Now a couple years past forty, I'd like to have done more, but it's okay I haven't. My birthday never fails to remind me to appreciate life. Being here, doing stuff I like doing, means more in the moment than how much stuff I get done. At least that's what I'm telling myself this year.

Monday, October 03, 2016

Marvel's Luke Cage on Netflix

© by Gerald So | G_SO at YAHOO dot COM | 6:00 A.M.

Mike Colter reprises his Jessica Jones role of tough-skinned Luke Cage for Cage's own 13-episode series leading up to next years Defenders event. Written and produced by Cheo Hodari Coker (Southland, NCIS: Los Angeles. Almost Human, Ray Donovan), the show has instant street cred, distinguishing itself from the more fantastic Daredevil and Jessica Jones. Looking to keep his strength mostly secret, Cage works at beloved Pop's barbershop and fills in for a friend tending bar at Harlem's Paradise nightclub.

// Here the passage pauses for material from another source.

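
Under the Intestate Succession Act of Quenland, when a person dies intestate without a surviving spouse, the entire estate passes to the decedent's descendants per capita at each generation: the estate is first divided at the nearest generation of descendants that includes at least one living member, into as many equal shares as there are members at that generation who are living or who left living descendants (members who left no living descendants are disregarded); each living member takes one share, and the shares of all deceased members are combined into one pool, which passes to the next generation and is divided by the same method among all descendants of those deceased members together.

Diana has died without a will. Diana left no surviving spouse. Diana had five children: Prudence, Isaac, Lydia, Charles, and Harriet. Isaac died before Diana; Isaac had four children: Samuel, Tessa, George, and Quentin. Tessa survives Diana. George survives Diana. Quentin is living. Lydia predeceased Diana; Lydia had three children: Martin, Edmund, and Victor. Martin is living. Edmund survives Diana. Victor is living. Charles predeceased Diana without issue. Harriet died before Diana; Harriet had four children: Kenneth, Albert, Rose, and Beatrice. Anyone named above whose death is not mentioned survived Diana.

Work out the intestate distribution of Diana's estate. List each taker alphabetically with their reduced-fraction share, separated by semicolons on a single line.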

Club owner crime boss Cornell "Cottonmouth" Stokes (Mahershala Ali) isn't pitted against Cage to begin with, thanks to their mutual respect for Pop. The balance is tipped when two of Cottonmouth's employees try to rob him. One of them, Chico, seeks refuge at Pop's, but the man Cottonmouth sends to kill him goes overboard, shooting up the entire shop. Luke is able to shield Chico, but Pop is killed.

Like Jessica Jones and Daredevil Season 2, Luke Cage runs into pacing problems. Episode 4 unnecessarily goes into the backstory of how Luke got his powers in prison, and yet Luke's showdown with Cottonmouth results in Cottonmouth being arrested by Episode 6, at which point I double-checked that there were thirteen episodes in all.

In the second half, Luke's old nemesis, Willis Stryker (Erik LaRay Harvey), reemerges with armor-piercing bullets, one of Justin Hammer's knockoff Iron Man suits, and a penchant for melodramatically quoting the Bible to justify himself. By the end, new masterminds rise to power, and Cage decides it's time to answer for his criminal record. Sorry to spoil that, but I think it's a flaw in most of today's gritter takes on superheroes. The point of superhero stories is that good still overcomes evil and wins. Dress your story in so much grit that you fail to make that point, and your story fails. In a world as naturally gritty as Cage's, it's even more important to show that good wins. I didn't want to wait for next season or The Defenders to see it.